祖先から継いだ名に誇り/与論島「シマナー」の風習、今も日常使用

千代さん(前列中央)の91歳の誕生日に集まった親戚一同=24日、与論町

千代さん(前列中央)の91歳の誕生日に集まった親戚一同=24日、与論町

 生まれた子どもに対し、戸籍上の名と別にもう一つの名「シマナー(島名)」を付ける風習が与論島で現在も残っている。先祖を敬い、あやかる意味で祖父母や叔父、叔母などの名をつけるのが一般的。

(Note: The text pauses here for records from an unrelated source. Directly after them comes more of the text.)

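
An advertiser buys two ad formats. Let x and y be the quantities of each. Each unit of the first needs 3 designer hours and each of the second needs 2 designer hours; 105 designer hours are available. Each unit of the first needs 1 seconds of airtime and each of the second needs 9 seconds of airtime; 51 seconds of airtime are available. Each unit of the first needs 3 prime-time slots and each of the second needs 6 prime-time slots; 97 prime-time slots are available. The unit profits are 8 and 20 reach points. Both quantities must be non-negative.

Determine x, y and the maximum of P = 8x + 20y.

Feasible corners and P = 8x + 20y:
  (0, 0) → P = 0
  (0, 17/3) → P = 340/3
  (97/3, 0) → P = 776/3
  (27, 8/3) → P = 808/3

x = 27, y = 8/3, maximum P = 808/3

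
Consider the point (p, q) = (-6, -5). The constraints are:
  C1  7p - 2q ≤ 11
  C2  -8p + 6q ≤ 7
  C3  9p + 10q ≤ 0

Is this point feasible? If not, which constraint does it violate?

not feasible — violates C2

Constraint C2: -8p + 6q = 18, which is not ≤ 7. All other constraints are satisfied.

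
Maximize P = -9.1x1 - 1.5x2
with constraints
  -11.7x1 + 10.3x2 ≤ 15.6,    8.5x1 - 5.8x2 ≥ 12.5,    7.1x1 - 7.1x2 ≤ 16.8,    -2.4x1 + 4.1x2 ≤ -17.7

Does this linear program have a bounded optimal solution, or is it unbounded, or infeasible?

infeasible

The boundaries -11.7x1 + 10.3x2 = 15.6 and 8.5x1 - 5.8x2 = 12.5 meet at (1993/179, 2535/179), but that point violates -2.4x1 + 4.1x2 ≤ -17.7. Every candidate vertex is excluded by some other constraint, so the feasible region is empty.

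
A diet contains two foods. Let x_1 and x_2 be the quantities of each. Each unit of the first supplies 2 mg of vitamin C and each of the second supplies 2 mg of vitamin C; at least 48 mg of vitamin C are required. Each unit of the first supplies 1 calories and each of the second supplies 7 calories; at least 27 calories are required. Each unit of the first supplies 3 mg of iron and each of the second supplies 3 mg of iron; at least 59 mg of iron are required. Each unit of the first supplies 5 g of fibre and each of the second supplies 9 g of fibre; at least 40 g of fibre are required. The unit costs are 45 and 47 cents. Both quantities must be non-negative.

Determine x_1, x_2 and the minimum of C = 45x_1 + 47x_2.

x_1 = 47/2, x_2 = 1/2, minimum C = 1081

Extreme points and C = 45x_1 + 47x_2:
  (0, 24) → C = 1128
  (27, 0) → C = 1215
  (47/2, 1/2) → C = 1081
The feasible region is unbounded (it extends along (0, 1), (1, 0)), but C strictly increases along every unbounded feasible direction, so there is no improving ray and the minimum is attained at a vertex.

The optimum lies where 2x_1 + 2x_2 = 48 and x_1 + 7x_2 = 27.
Solving simultaneously gives x_1 = 47/2, x_2 = 1/2.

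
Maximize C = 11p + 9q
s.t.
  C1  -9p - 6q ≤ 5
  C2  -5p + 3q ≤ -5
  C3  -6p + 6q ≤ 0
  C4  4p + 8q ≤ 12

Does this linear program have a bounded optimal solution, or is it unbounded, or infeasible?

From the feasible point (5/19, -70/57), moving in the direction (8, -4) keeps every constraint satisfied while C increases without bound.

unbounded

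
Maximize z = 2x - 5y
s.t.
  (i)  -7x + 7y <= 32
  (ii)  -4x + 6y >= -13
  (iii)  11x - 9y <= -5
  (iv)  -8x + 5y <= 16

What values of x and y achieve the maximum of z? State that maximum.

x = -23/4, y = -6, maximum z = 37/2

Extreme points and z = 2x - 5y:
  (253/14, 317/14) → z = -1079/14
  (16/7, 48/7) → z = -208/7
  (-49/10, -163/30) → z = 521/30
  (-23/4, -6) → z = 37/2

At the optimal vertex, -4x + 6y = -13 and -8x + 5y = 16.
Solving simultaneously gives x = -23/4, y = -6.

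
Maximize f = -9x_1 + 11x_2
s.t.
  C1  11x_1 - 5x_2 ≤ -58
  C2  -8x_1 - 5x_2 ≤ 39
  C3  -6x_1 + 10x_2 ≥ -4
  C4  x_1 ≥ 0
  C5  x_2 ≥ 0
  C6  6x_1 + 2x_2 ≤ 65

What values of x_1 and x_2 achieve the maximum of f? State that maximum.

At the optimal vertex, x_1 = 0 and 6x_1 + 2x_2 = 65.
Solving simultaneously gives x_1 = 0, x_2 = 65/2.

x_1 = 0, x_2 = 65/2, maximum f = 715/2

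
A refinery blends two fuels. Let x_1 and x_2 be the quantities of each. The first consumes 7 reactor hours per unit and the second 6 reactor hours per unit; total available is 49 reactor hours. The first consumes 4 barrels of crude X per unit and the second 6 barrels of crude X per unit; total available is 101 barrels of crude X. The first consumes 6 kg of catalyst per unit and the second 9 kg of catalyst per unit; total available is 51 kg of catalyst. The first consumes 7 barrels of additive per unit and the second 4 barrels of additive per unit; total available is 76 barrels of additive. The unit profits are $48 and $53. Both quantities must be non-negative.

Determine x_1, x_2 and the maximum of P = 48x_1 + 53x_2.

x_1 = 5, x_2 = 7/3, maximum P = 1091/3

Feasible corners and P = 48x_1 + 53x_2:
  (0, 0) → P = 0
  (0, 17/3) → P = 901/3
  (7, 0) → P = 336
  (5, 7/3) → P = 1091/3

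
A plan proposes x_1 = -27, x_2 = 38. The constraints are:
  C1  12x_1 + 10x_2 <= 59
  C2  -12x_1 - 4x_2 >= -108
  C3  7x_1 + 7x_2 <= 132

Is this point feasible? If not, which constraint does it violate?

C1: 56 ≤ 59 ✓
C2: 172 ≥ -108 ✓
C3: 77 ≤ 132 ✓

feasible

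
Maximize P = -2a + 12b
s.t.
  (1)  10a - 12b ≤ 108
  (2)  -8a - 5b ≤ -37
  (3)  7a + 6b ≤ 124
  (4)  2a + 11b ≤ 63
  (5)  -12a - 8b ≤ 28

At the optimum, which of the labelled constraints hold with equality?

Feasible corners and P = -2a + 12b:
  (492/73, -247/73) → P = -3948/73
  (972/67, 207/67) → P = 540/67
  (46/39, 215/39) → P = 2488/39

The maximum is at (46/39, 215/39). Substituting into each constraint, equality holds for (2) and (4); the remaining constraints have slack.

(2) and (4)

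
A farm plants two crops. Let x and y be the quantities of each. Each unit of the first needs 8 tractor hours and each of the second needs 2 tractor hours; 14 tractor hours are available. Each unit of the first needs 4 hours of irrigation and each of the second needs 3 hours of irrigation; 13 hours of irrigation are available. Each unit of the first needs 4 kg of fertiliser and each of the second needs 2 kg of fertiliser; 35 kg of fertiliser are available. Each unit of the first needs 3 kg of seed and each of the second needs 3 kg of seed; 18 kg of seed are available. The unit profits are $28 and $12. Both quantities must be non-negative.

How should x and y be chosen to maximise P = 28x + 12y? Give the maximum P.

Vertices and P = 28x + 12y:
  (0, 0) → P = 0
  (0, 13/3) → P = 52
  (7/4, 0) → P = 49
  (1, 3) → P = 64

x = 1, y = 3, maximum P = 64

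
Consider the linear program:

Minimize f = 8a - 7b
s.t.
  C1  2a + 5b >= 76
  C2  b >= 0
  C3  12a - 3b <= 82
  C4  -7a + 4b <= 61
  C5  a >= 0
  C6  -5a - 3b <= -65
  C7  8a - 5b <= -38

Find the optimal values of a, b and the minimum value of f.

a = 511/27, b = 1306/27, minimum f = -5054/27

Feasible corners and f = 8a - 7b:
  (511/27, 1306/27) → f = -5054/27
  (131/9, 278/9) → f = -898/9
  (77/41, 760/41) → f = -4704/41
  (211/49, 710/49) → f = -3282/49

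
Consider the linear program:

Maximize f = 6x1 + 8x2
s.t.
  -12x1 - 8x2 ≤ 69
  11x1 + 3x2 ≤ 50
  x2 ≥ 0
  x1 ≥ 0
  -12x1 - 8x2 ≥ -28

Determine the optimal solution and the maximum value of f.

Vertices and f = 6x1 + 8x2:
  (0, 0) → f = 0
  (7/3, 0) → f = 14
  (0, 7/2) → f = 28

x1 = 0, x2 = 7/2, maximum f = 28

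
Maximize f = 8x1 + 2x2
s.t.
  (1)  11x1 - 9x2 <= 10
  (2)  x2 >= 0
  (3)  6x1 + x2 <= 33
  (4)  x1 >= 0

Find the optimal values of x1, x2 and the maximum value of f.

Corner points and f = 8x1 + 2x2:
  (10/11, 0) → f = 80/11
  (307/65, 303/65) → f = 3062/65
  (0, 0) → f = 0
  (0, 33) → f = 66

x1 = 0, x2 = 33, maximum f = 66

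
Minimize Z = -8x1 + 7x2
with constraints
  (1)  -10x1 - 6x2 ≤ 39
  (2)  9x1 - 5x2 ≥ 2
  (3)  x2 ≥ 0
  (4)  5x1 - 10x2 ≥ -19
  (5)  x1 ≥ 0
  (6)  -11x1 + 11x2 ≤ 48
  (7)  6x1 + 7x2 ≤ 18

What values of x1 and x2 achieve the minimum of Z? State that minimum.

x1 = 3, x2 = 0, minimum Z = -24

Extreme points and Z = -8x1 + 7x2:
  (2/9, 0) → Z = -16/9
  (104/93, 50/31) → Z = 218/93
  (3, 0) → Z = -24

The binding constraints are x2 = 0 and 6x1 + 7x2 = 18.
Solving simultaneously gives x1 = 3, x2 = 0.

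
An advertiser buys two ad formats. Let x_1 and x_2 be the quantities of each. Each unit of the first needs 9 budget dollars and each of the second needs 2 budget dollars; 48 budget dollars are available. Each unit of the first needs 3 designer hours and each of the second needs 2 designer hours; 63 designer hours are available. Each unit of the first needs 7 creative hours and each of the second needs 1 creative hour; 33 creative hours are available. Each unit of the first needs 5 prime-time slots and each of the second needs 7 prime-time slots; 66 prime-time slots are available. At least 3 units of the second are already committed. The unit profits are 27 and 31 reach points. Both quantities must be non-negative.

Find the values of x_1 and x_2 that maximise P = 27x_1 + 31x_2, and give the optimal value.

The binding constraints are 7x_1 + x_2 = 33 and 5x_1 + 7x_2 = 66.
Solving simultaneously gives x_1 = 15/4, x_2 = 27/4.

x_1 = 15/4, x_2 = 27/4, maximum P = 621/2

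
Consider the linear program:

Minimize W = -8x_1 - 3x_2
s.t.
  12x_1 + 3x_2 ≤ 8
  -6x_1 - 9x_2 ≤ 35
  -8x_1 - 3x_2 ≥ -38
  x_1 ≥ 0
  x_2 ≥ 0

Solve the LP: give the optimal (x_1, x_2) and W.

Vertices and W = -8x_1 - 3x_2:
  (0, 8/3) → W = -8
  (2/3, 0) → W = -16/3
  (0, 0) → W = 0

At the optimal vertex, 12x_1 + 3x_2 = 8 and x_1 = 0.
Solving simultaneously gives x_1 = 0, x_2 = 8/3.

x_1 = 0, x_2 = 8/3, minimum W = -8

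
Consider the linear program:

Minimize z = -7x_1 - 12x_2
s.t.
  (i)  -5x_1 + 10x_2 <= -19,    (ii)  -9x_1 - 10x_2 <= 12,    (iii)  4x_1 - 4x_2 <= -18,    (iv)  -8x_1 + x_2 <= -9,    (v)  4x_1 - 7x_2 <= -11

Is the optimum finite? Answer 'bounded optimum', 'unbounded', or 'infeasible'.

infeasible

The boundaries 4x_1 - 4x_2 = -18 and -8x_1 + x_2 = -9 meet at (27/14, 45/7), but that point violates -5x_1 + 10x_2 ≤ -19. Every candidate vertex is excluded by some other constraint, so the feasible region is empty.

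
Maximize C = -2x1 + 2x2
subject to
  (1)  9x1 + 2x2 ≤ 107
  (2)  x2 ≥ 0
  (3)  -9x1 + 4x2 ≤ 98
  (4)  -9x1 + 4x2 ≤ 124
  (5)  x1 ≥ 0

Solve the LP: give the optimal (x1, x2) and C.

Extreme points and C = -2x1 + 2x2:
  (107/9, 0) → C = -214/9
  (116/27, 205/6) → C = 1613/27
  (0, 0) → C = 0
  (0, 49/2) → C = 49

At the optimal vertex, 9x1 + 2x2 = 107 and -9x1 + 4x2 = 98.
Solving simultaneously gives x1 = 116/27, x2 = 205/6.

x1 = 116/27, x2 = 205/6, maximum C = 1613/27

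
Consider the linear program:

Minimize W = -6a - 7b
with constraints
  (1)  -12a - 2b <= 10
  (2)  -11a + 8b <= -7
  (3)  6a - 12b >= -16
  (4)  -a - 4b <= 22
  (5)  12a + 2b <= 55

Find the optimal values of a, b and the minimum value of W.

a = 157/39, b = 87/26, minimum W = -1237/26

Feasible corners and W = -6a - 7b:
  (-33/59, -97/59) → W = 877/59
  (2/23, -127/23) → W = 877/23
  (53/21, 109/42) → W = -1399/42
  (157/39, 87/26) → W = -1237/26
  (132/23, -319/46) → W = 649/46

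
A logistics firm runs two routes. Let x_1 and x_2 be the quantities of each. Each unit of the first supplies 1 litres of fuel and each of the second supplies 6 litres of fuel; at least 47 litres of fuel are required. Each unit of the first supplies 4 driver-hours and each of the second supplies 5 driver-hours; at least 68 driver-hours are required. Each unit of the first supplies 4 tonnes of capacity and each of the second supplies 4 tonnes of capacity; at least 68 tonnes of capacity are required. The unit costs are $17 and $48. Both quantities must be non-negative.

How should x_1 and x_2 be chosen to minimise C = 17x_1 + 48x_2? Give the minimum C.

x_1 = 11, x_2 = 6, minimum C = 475

Extreme points and C = 17x_1 + 48x_2:
  (0, 17) → C = 816
  (47, 0) → C = 799
  (11, 6) → C = 475
The feasible region is unbounded (it extends along (0, 1), (1, 0)), but C strictly increases along every unbounded feasible direction, so there is no improving ray and the minimum is attained at a vertex.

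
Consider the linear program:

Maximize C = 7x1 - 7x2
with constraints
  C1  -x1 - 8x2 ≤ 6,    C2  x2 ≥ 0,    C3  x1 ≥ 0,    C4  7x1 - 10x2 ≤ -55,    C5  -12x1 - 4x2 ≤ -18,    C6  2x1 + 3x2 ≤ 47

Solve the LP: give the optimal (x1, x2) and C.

x1 = 305/41, x2 = 439/41, maximum C = -938/41

Extreme points and C = 7x1 - 7x2:
  (0, 11/2) → C = -77/2
  (0, 47/3) → C = -329/3
  (305/41, 439/41) → C = -938/41

The binding constraints are 7x1 - 10x2 = -55 and 2x1 + 3x2 = 47.
Solving simultaneously gives x1 = 305/41, x2 = 439/41.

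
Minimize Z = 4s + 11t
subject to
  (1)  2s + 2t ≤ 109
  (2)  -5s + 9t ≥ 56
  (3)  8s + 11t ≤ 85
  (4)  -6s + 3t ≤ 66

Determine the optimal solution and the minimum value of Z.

s = -142/13, t = 2/13, minimum Z = -42

Feasible corners and Z = 4s + 11t:
  (149/127, 873/127) → Z = 10199/127
  (-142/13, 2/13) → Z = -42
  (-157/30, 173/15) → Z = 1589/15

At the optimal vertex, -5s + 9t = 56 and -6s + 3t = 66.
Solving simultaneously gives s = -142/13, t = 2/13.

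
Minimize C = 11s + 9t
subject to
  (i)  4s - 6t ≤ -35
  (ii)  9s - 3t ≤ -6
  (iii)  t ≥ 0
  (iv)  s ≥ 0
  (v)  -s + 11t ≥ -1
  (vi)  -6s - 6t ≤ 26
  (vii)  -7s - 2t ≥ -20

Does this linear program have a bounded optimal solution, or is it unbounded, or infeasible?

Corner points and C = 11s + 9t:
  (0, 35/6) → C = 105/2
  (1, 13/2) → C = 139/2
  (0, 10) → C = 90
The feasible region has finitely many vertices and no improving ray; the minimum is 105/2 at (0, 35/6).

bounded optimum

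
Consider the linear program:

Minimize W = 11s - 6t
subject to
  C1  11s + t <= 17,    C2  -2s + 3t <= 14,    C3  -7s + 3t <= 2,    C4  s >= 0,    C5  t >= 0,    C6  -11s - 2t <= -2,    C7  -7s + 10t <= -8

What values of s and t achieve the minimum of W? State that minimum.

s = 8/7, t = 0, minimum W = 88/7

Feasible corners and W = 11s - 6t:
  (17/11, 0) → W = 17
  (178/117, 31/117) → W = 1772/117
  (8/7, 0) → W = 88/7

The optimum lies where t = 0 and -7s + 10t = -8.
Solving simultaneously gives s = 8/7, t = 0.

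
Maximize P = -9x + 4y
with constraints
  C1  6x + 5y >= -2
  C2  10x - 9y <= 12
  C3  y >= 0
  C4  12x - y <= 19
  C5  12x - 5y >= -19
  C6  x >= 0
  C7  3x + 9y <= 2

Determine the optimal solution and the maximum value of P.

x = 0, y = 2/9, maximum P = 8/9

Feasible corners and P = -9x + 4y:
  (0, 0) → P = 0
  (2/3, 0) → P = -6
  (0, 2/9) → P = 8/9

At the optimal vertex, x = 0 and 3x + 9y = 2.
Solving simultaneously gives x = 0, y = 2/9.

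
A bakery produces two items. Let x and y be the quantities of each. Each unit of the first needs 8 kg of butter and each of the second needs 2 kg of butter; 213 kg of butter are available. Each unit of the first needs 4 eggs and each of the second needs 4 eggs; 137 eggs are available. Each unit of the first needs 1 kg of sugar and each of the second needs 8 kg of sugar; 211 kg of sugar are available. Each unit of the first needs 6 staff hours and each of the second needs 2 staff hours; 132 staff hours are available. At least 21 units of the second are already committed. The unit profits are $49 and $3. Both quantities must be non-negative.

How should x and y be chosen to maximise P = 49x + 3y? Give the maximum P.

x = 53/4, y = 21, maximum P = 2849/4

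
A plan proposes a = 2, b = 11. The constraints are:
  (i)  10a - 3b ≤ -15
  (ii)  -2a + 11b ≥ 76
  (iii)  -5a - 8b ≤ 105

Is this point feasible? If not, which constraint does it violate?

not feasible — violates (i)

Constraint (i): 10a - 3b = -13, which is not ≤ -15. All other constraints are satisfied.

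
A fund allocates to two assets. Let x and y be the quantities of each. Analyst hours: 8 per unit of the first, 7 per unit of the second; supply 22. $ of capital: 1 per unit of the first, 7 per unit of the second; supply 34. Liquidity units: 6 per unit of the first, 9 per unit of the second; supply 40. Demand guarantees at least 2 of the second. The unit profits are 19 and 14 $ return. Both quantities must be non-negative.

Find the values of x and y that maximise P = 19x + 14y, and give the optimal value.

x = 1, y = 2, maximum P = 47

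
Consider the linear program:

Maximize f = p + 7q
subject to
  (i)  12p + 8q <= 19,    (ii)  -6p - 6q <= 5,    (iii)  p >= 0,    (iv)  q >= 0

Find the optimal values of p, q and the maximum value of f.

p = 0, q = 19/8, maximum f = 133/8

Extreme points and f = p + 7q:
  (0, 19/8) → f = 133/8
  (19/12, 0) → f = 19/12
  (0, 0) → f = 0

At the optimal vertex, 12p + 8q = 19 and p = 0.
Solving simultaneously gives p = 0, q = 19/8.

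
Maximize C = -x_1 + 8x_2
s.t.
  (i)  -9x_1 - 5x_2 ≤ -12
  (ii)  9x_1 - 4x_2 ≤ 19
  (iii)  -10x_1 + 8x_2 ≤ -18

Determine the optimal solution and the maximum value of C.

Corner points and C = -x_1 + 8x_2:
  (143/81, -7/9) → C = -647/81
  (93/61, -21/61) → C = -261/61
  (5/2, 7/8) → C = 9/2

The optimum lies where 9x_1 - 4x_2 = 19 and -10x_1 + 8x_2 = -18.
Solving simultaneously gives x_1 = 5/2, x_2 = 7/8.

x_1 = 5/2, x_2 = 7/8, maximum C = 9/2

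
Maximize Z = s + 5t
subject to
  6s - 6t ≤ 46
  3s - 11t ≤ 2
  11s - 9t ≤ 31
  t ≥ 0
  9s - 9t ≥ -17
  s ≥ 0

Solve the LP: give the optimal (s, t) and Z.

s = 24, t = 233/9, maximum Z = 1381/9

Extreme points and Z = s + 5t:
  (323/94, 71/94) → Z = 339/47
  (2/3, 0) → Z = 2/3
  (24, 233/9) → Z = 1381/9
  (0, 0) → Z = 0
  (0, 17/9) → Z = 85/9

The optimum lies where 11s - 9t = 31 and 9s - 9t = -17.
Solving simultaneously gives s = 24, t = 233/9.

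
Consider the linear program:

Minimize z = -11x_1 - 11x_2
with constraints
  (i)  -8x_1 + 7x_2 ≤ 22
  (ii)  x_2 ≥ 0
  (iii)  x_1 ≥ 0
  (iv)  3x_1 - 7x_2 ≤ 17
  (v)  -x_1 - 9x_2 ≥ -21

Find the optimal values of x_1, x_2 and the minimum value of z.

Vertices and z = -11x_1 - 11x_2:
  (0, 0) → z = 0
  (17/3, 0) → z = -187/3
  (0, 7/3) → z = -77/3
  (150/17, 23/17) → z = -1903/17

The optimum lies where 3x_1 - 7x_2 = 17 and -x_1 - 9x_2 = -21.
Solving simultaneously gives x_1 = 150/17, x_2 = 23/17.

x_1 = 150/17, x_2 = 23/17, minimum z = -1903/17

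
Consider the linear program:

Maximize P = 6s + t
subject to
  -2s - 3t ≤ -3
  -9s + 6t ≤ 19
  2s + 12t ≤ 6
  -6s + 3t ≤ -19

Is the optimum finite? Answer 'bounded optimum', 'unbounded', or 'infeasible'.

From the feasible point (11/4, -5/6), moving in the direction (3, -2) keeps every constraint satisfied while P increases without bound.

unbounded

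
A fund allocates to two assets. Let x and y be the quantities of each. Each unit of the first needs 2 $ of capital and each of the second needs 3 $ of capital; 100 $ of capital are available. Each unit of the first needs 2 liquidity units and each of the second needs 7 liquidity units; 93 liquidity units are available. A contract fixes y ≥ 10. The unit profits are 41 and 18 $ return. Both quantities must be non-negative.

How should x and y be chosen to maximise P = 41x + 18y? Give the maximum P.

Feasible corners and P = 41x + 18y:
  (0, 93/7) → P = 1674/7
  (0, 10) → P = 180
  (23/2, 10) → P = 1303/2

At the optimal vertex, 2x + 7y = 93 and y = 10.
Solving simultaneously gives x = 23/2, y = 10.

x = 23/2, y = 10, maximum P = 1303/2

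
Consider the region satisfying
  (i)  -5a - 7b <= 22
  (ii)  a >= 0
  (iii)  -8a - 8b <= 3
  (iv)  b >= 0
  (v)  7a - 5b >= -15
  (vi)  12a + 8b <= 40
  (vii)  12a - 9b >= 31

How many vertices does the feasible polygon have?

3

Intersecting each pair of boundary lines and keeping only the points that satisfy every inequality leaves:
  (10/3, 0)
  (31/12, 0)
  (152/51, 9/17)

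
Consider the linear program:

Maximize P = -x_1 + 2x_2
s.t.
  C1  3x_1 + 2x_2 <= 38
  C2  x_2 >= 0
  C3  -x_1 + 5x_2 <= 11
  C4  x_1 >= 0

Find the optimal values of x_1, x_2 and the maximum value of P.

x_1 = 0, x_2 = 11/5, maximum P = 22/5

The optimum lies where -x_1 + 5x_2 = 11 and x_1 = 0.
Solving simultaneously gives x_1 = 0, x_2 = 11/5.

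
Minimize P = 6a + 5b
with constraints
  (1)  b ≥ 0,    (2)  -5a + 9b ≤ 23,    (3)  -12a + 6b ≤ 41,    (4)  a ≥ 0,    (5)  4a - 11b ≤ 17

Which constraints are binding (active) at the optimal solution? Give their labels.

(1) and (4)

Extreme points and P = 6a + 5b:
  (0, 0) → P = 0
  (17/4, 0) → P = 51/2
  (0, 23/9) → P = 115/9
The feasible region is unbounded (it extends along (9, 5), (11, 4)), but P strictly increases along every unbounded feasible direction, so there is no improving ray and the minimum is attained at a vertex.

The minimum is at (0, 0). Substituting into each constraint, equality holds for (1) and (4); the remaining constraints have slack.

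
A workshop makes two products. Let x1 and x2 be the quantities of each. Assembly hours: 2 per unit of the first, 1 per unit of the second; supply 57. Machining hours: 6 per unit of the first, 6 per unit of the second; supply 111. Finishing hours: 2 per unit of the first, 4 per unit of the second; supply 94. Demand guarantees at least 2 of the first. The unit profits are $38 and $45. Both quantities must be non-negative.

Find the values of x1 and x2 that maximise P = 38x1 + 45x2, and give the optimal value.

Extreme points and P = 38x1 + 45x2:
  (37/2, 0) → P = 703
  (2, 0) → P = 76
  (2, 33/2) → P = 1637/2

x1 = 2, x2 = 33/2, maximum P = 1637/2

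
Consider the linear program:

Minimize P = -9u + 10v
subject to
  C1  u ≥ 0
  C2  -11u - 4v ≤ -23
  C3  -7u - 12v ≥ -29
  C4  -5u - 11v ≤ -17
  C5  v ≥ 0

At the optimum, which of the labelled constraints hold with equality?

C3 and C5

Corner points and P = -9u + 10v:
  (20/13, 79/52) → P = 35/26
  (185/101, 72/101) → P = -945/101
  (29/7, 0) → P = -261/7
  (17/5, 0) → P = -153/5

The minimum is at (29/7, 0). Substituting into each constraint, equality holds for C3 and C5; the remaining constraints have slack.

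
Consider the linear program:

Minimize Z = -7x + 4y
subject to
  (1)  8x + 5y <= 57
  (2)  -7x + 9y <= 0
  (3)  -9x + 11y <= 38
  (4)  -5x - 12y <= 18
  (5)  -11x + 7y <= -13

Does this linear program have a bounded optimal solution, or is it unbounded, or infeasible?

Corner points and Z = -7x + 4y:
  (513/107, 399/107) → Z = -1995/107
  (774/71, -429/71) → Z = -7134/71
  (117/50, 91/50) → Z = -91/10
  (30/167, -263/167) → Z = -1262/167
The feasible region has finitely many vertices and no improving ray; the minimum is -7134/71 at (774/71, -429/71).

bounded optimum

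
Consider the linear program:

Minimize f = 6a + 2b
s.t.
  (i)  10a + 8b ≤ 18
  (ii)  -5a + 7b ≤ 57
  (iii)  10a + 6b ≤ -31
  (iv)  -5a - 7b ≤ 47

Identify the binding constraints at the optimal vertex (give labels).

Feasible corners and f = 6a + 2b:
  (-559/100, 83/20) → f = -631/25
  (-52/5, 5/7) → f = -2134/35
  (13/8, -63/8) → f = -6

The minimum is at (-52/5, 5/7). Substituting into each constraint, equality holds for (ii) and (iv); the remaining constraints have slack.

(ii) and (iv)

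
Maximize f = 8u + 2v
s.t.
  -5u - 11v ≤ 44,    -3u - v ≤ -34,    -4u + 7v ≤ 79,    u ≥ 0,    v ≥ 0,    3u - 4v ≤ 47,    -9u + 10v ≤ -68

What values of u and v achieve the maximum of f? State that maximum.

u = 129, v = 85, maximum f = 1202

Corner points and f = 8u + 2v:
  (34/3, 0) → f = 272/3
  (136/13, 34/13) → f = 1156/13
  (129, 85) → f = 1202
  (1266/23, 983/23) → f = 12094/23
  (47/3, 0) → f = 376/3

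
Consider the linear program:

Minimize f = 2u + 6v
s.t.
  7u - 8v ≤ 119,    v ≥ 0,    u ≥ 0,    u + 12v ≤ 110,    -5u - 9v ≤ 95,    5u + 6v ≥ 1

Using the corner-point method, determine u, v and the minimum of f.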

主に家族や親戚の間でシマナーを呼び合うことが多く、今でも日常的に使われている。

 

 「次はマニュとトゥクの2人による出し物だよ」「ナビ、お皿持ってきて」―。24日、与論町東区に住む菊千代さんの91歳の誕生日。長寿を盛大に祝おうと、島内や隣の沖永良部島から子や孫、ひ孫ら約30人が集まった宴の席上で、何度もシマナーが飛び交った。

 

 千代さんの息子で与論の方言や伝統に詳しい与論民俗村の菊秀史さん(60)によると、明治に戸籍法が成立し、国民の命名が「苗字と名前」の形になったため、戸籍上の名を「ヤマトゥナー(大和名)」、以前の名を「シマナー」あるいは「ヤーナー(家名)」と区別するようになった。

 

 島内では家族や親戚間に限らず、学校や地域社会でも戸籍の名よりシマナーで通っている人もいるという。

 

 シマナーには祖先の名を絶やさず、あやかる意味があり、最初に生まれた子には父方の祖先の名、次は母方と交互に付けるのが一般的。男子はハニ、マチ、トゥク、マサ。女子はタマ、マグ、ナビ、クル。男女共通の名にウシ、ハナ、チューなどがある。同名での人違いを防ぐため、会話の中では名前の上に地名や親の名を付けたりする。

 

 千代さんの孫でマニュこと菊凛太郎さん(26)は「家族や親戚はみんな私をマニュと呼ぶ。子どもの頃は特に何も感じなかったが、シマナーに込められた意味を知ってからは、祖父から継いだ名を誇らしく思うようになった」と話した。